Discrete 2D convolution with a kernel K of size (2k+1)×(2k+1) centered on the origin is:
O(x, y) = Σᵢ₌₋ₖ^k Σⱼ₌₋ₖ^k I(x+i, y+j) · K(i, j)
The notation hides a subtlety. Mathematicians often define convolution with a flipped kernel: (I * K)(x, y) = Σ I(x−i, y−j) K(i, j). Image-processing engineers usually leave the kernel unflipped (technically a correlation, not a convolution) because most kernels of interest (Gauss, Laplace) are symmetric and the distinction vanishes. The asymmetric kernels (Sobel) are designed by image-processing convention with no flip — what the engine implements as convolution is the math written above.

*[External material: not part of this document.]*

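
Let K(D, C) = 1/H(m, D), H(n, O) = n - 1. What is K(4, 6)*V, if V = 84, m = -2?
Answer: -28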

Linearity properties make convolutional filters composable: (K₁ + K₂) * I = K₁ * I + K₂ * I, and (K₁ * K₂) * I = K₁ * (K₂ * I). The first lets you build complex filters by adding simpler ones. The second lets you apply a single combined kernel instead of two sequential filters — useful when the combined kernel is small but the individual ones aren't.
Brightness preservation is a kernel property: if Σ K = 1, then convolving a uniform image of value c with K produces a uniform image of value c. If Σ K = 0, the output is zero on uniform regions and nonzero only where the image varies — this is the edge-detection regime.